We need as many opinions as possible, in order to make informed decisions. It's just one of the many ways we help eachother. Please come back friend.

[chrisTIn@]

It is hard enough to get your real meaning across in a face-to-face situation; in print (or on the internet), it can be painfully impossible. But I do not see any alternative than to soldier on, hoping for a kind of kinship of the mind, while knowing that sometimes we will fail, in perhaps a spectacular and ugly way. I, too, believe this forum to be among the friendliest and most supportive anywhere. We may occasionally get goofy, tangential, and too playfully flippant, and many of us do have strong opinions (which is, I think, to be expected for people with a sometimes fatal disease), but I think we are mostly pretty well behaved about being judgmental in any way. I truly do hope your correspondent, Sangye, can feel comfortable in joining us once again.

Al

Welll said, Al!
I also hope that the person that we 're talking about here will soon join the forum again.
Although it's good to know that he/she is reading here anyway, I hope he or she will also feel the freedom to write again!

[me2]

Well, I've blabbed elsewhere about poor me not having access this site now I read about someone not feeling comfortable coming here anymore. I don't know what transpired but I am very familiar with internet communications gone wrong - and how painful it can be. I'm sorry it happened here. I too hope the person feels comfortable enough to return some day.

I missed the vaccination topic but allow me to add my two cents. I have avoided vaccinations after reaching adulthood (which technically happened about thirty years ago). About six years ago I was feeling good enough to travel to China. My doc suggested I get a Hep A vaccine. I was reticent about the idea but I thought the benefit outweighed the risk.

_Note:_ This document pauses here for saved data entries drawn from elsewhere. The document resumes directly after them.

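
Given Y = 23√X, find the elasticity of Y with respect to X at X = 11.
Elasticity = 1/2

Elasticity = (dY/dX) · (X/Y)

dY/dX = 23/(2·√X)
At X = 11: dY/dX = 23·√11/22, Y = 23·√11

Elasticity = (23·√11/22) · (11 / (23·√11)) = 1/2

Interpretation: for a small percentage change in X, the percentage change in Y is approximately 0.50 times as large.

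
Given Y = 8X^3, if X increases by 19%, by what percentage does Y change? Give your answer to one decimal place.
68.5%

For Y = 8X^3:
If X → X(1 + 0.19)
Then Y → Y · (1 + 0.19)^3
     ≈ Y · 1.6852

Percentage change = ((1 + 0.19)^3 − 1) × 100% ≈ 68.5%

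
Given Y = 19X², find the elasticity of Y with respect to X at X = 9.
Elasticity = 2

Elasticity = (dY/dX) · (X/Y)

dY/dX = 38·X
At X = 9: dY/dX = 342, Y = 1539

Elasticity = 342 · (9 / 1539) = 2

Interpretation: for a small percentage change in X, the percentage change in Y is approximately 2.00 times as large.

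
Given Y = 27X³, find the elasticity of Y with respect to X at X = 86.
Elasticity = 3

Elasticity = (dY/dX) · (X/Y)

dY/dX = 81·X²
At X = 86: dY/dX = 599076, Y = 17173512

Elasticity = 599076 · (86 / 17173512) = 3

Interpretation: for a small percentage change in X, the percentage change in Y is approximately 3.00 times as large.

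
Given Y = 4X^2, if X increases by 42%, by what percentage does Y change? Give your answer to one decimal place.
101.6%

For Y = 4X^2:
If X → X(1 + 0.42)
Then Y → Y · (1 + 0.42)^2
     = Y · 2.0164

Percentage change = ((1 + 0.42)^2 − 1) × 100% ≈ 101.6%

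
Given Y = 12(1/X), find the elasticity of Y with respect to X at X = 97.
Elasticity = -1

Elasticity = (dY/dX) · (X/Y)

dY/dX = -12/X²
At X = 97: dY/dX = -12/9409, Y = 12/97

Elasticity = (-12/9409) · (97 / (12/97)) = -1

Interpretation: for a small percentage change in X, the percentage change in Y is approximately -1.00 times as large.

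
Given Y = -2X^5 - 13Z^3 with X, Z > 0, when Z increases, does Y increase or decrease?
Y decreases

Taking the partial derivative:
∂Y/∂Z = -39Z^2

∂Y/∂Z = -39Z^2 < 0 (assuming positive values)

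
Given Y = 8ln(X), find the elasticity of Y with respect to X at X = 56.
Elasticity = 1/ln(56) ≈ 0.2484

Elasticity = (dY/dX) · (X/Y)

dY/dX = 8/X
At X = 56: dY/dX = 1/7, Y = 8·ln(56)

Elasticity = (1/7) · (56 / (8·ln(56))) = 1/ln(56) ≈ 0.2484

Interpretation: for a small percentage change in X, the percentage change in Y is approximately 0.25 times as large.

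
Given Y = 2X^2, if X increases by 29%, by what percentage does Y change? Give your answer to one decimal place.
66.4%

For Y = 2X^2:
If X → X(1 + 0.29)
Then Y → Y · (1 + 0.29)^2
     = Y · 1.6641

Percentage change = ((1 + 0.29)^2 − 1) × 100% ≈ 66.4%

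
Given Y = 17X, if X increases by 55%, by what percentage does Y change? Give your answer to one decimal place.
55.0%

For Y = 17X:
If X → X(1 + 0.55)
Then Y → Y · (1 + 0.55)^1
     = Y · 1.5500

Percentage change = ((1 + 0.55)^1 − 1) × 100% = 55.0%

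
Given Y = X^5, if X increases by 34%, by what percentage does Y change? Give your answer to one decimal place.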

The nurse gave me the shot and I had a strong reaction to it. She brought the doctor back in and he said something about how needles can make people queasy. In retrospect I wish I had yelled at him. Prior to that Hep A injection I had been 'needled' literally hundreds of times. I'd had blood drawn , been injected with Cytoxan, Enbrel, Iodine dyes, Solumedrol ETC... and NEVER did I have a reaction like this one and he talks to me about 'needles'?

Two weeks later I'm in Western China and collapse near the Li River. I can't walk and I feel a horrible sensation in my head. To make a long story short I now have damage to my cerebellum (you can tell its true because I can spell it). I believe something in the vaccine triggered this. I don't have proof, I'm not SURE, but I have a very strong hunch. When others tell me their stories I listen.

My original doc (also a scientist at the University I go to) taught me to think about these things this way: He told me that science and medicine was very good at figuring out causes for things in large groups but had an extremely difficult time with things that are in small groups.

What he meant was something like this: It could be that vaccines cause WG or WG relapses in say 5% of people. This is VERY hard to set up a study for and too small of a number to be likely to attract a study and yet STILL it could be a fact.
We know WG is complicated. It requires an unusual degree of self reliance and intuition. Our wonderful (not being sarcastic)
medical system does not deal well with this. For very good reasons they want numbers, studies, bloodwork - gold standards for treatment. WG is reluctant to co-operate.

Sorry to digress. You can see I'm catching up a little on my writing this evening while I have access. Thanks for listening.